Kümmern motiviert: Hühnerfarm hilft psychisch Kranken
Ravensburg (dpa) - Hühner als Therapeuten? Die Arbeit mit Tieren kann Menschen mit einer psychischen Krankheit helfen, sich neu wahrzunehmen. Ein Projekt im schwäbischen Ravensburg ist beispielhaft.
Ein Hühnerhof mit wechselndem Standort gibt psychisch kranken Menschen Hoffnung auf ein erfülltes Leben. „Sie können sich in ihrer Arbeit mit einbringen, haben eine Identifikation mit ihrer Aufgabe, mit der Natur und natürlich mit den Hühnern und den erzeugten Eiern“, sagt Gärtnerei- und Produktionsleiter Andreas Gronmaier. Alle paar Wochen wechselt der fahrbare Stall der Riesenhof-Gärtnerei in Ravensburg den Standort. Die Gärtnerei gehört zu den Sozialpsychiatrischen Hilfen der Bruderhaus Diakonie.

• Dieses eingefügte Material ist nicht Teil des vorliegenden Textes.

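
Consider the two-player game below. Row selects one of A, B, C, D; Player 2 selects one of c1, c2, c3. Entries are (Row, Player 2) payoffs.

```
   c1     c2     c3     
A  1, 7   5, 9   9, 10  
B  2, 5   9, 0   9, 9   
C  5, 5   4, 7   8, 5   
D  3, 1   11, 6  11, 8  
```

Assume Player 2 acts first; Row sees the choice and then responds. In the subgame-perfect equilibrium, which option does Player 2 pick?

c3

Work backward from Row's decision.
- c1 → Row plays C (best of 1, 2, 5, 3); Player 2 gets 5.
- c2 → Row plays D (best of 5, 9, 4, 11); Player 2 gets 6.
- c3 → Row plays D (best of 9, 9, 8, 11); Player 2 gets 8.
Maximizing over 5, 6, 8, Player 2 chooses c3. Subgame-perfect outcome: (D, c3) with payoffs (11, 8).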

Die Mitarbeiter kümmern sich um die Tiere, sammeln Eier ein, halten den Hühnerstall sauber und kümmern sich um den Umzug. „Die Hühner zertreten und zerpicken die Wiese, der sich ansammelnde Kot ist auf Dauer aus hygienischer Sicht bedenklich“, erklärt Gronmaier. Bei schönem Wetter fahren die Hühner daher alle zwei Wochen, im Winter oder bei Dauerregen sogar wöchentlich an einen anderen Ort. „So dürfen sich die Hühner immer auf frisches Gras freuen.“
Das „Hühnermobil“ ist perfekt an die Bedürfnisse von Chantal angepasst: Es gibt einen warmen Schlafplatz, daneben einen „Scharr-Raum“, in den sich die Henne bei schlechtem Wetter zurückziehen kann. Und wenn Chantal will, kann sie von dort aus direkt aufs Feld hüpfen und frisches Gras fressen. Statt Massentierhaltung ist die mobile Farm überschaubar. Chantal lebt in Gesellschaft von drei weiteren Hühnern und drei Hähnen.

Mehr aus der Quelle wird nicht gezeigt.